I was assigned to take the official group photo. I was given access to the roof of the Service building (about 2-3 stories tall), under a number of work-place safety constraints (no closer than 2 meters from the roof edge). The only direction I was given was to include the iconic Tower of Lab 5.
I was very nervous. I really wanted to get a good shot. And this was the first time working with a large group. I did not want to hold the group there very long, so I thought through what I should do. First, I wanted to try with my 420EX flash with brand new batteries, cranked up to +2EV to push out the most amount of photons as a fill flash. I’m not sure how effective it was in the sunlight from 2 stories away, but I figured I only wanted to highlight all the faces, which are highly reflective anyways. Then, because I knew the flash would take time to recycle, I took other pictures knowing that the flash would not be ready, so they would be available light only. I tried wide and tall images.
The final one was to get everyone to cheer or raised their hands or shout or something. I wanted enthusiasm. I was not sure how I would accomplish that considering that the mood was still very sour because of the layoffs over the last decade.
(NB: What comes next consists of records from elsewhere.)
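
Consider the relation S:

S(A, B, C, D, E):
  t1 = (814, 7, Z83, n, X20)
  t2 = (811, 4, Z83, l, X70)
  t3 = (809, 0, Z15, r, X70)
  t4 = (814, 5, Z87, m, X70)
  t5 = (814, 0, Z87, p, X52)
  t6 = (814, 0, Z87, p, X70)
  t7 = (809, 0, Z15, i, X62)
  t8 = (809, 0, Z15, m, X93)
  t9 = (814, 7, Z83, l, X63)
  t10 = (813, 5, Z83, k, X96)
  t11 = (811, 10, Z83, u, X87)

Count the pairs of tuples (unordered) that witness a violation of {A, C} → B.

(A=814, C=Z83): all 2 rows agree on B — 0 pairs.
(A=811, C=Z83): violating pairs (2,11) — 1 pair.
(A=809, C=Z15): all 3 rows agree on B — 0 pairs.
(A=814, C=Z87): violating pairs (4,5), (4,6) — 2 pairs.

3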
It’s been hard on people. And I didn’t know who in the crowd may have had layoff notices or were part of the company that has not been sold yet.
Then it hit me. A number of people had beers or other drinks from the cash bar. So when the time came for the final shot, I asked everyone with a beer or drink to raised their drinks. And that was the best shot. The group showed remarkable restraint that only one person flipped the bird when the shutter clicked.